The SAML Application setup wizard will appear. In Step 1, select Setup My Own Custom App.
In Step 2, Google’s IdP Information will appear. Please enter this information into DeployGate’s SAML authentication settings wizard.
Enter the SSO URL into the IdP SSO Target URL field and the Entity ID into the IdP Entity ID field. Download the certificate and upload it to DeployGate. Please use a clear and descriptive name for the IdP Name.
After moving to Step 2 of the DeployGate Settings page, please click “Next” on the Google Workspace Settings screen to proceed to the next Step.
Enter the SAML app’s basic information in Step 3.
Enter DeployGate for the Application Name. For Upload logo, upload the logo image file downloaded from Step 3 of the DeployGate Settings page.
In Step 4, enter the information for DeployGate as the Service Provider. This information is available in Step 3 of the DeployGate Settings.

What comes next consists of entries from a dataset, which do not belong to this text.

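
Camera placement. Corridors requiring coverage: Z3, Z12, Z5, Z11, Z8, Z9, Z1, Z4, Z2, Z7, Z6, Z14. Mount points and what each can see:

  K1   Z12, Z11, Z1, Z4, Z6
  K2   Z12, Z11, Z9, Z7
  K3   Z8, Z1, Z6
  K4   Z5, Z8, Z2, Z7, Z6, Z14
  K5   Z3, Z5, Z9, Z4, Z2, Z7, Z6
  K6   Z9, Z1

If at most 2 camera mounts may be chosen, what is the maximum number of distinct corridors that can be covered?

Choosing K1, K4 covers {Z12, Z5, Z11, Z8, Z1, Z4, Z2, Z7, Z6, Z14} — 10 corridors.
No choice of 2 camera mounts does better; here Z3, Z9 are left uncovered.

10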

Enter the ACS URL” in the “ACS URL field, Entity ID in the Entity ID field, and SSO URL in the Start URL field.
Check the box for Signed Response. Select Basic Information - Primary Email for the Name ID and select Persistent for the Name ID Format.
After entering the information, proceed to Step 5 of the Google Workspace Settings. Please remain on Step 3 for the DeployGate Settings.
In Step 5 of the Google Workspace Settings, configure user mapping. Provide the user’s email address using the email attribute. Click Finish when you’ve completed the configuration.
Previously, we used email addresses to identify Enterprise users, but as of August 2021, we started to use Persistent IDs. We will contact affected customers about the expiration of their old authentication settings. Please update your settings as soon as possible.
If the configuration is successful, Google Workspace’s SAML App Settings will be enabled.
Move to the DeployGate Settings, clicking on Enable SAML authentication will redirect you to the Google Workspace login screen, and SAML authentication will be enabled.
However, at this point, only administrators can use DeployGate’s SAML authentication. To enable SAML authentication for all or specific organizational units, click Edit Service in the SAML App Settings. Select the applicable audience (all or specific organizational units) and click “ON for everyone” to enable the service. Once enabled, users can use the dedicated Enterprise login page to log in to DeployGate.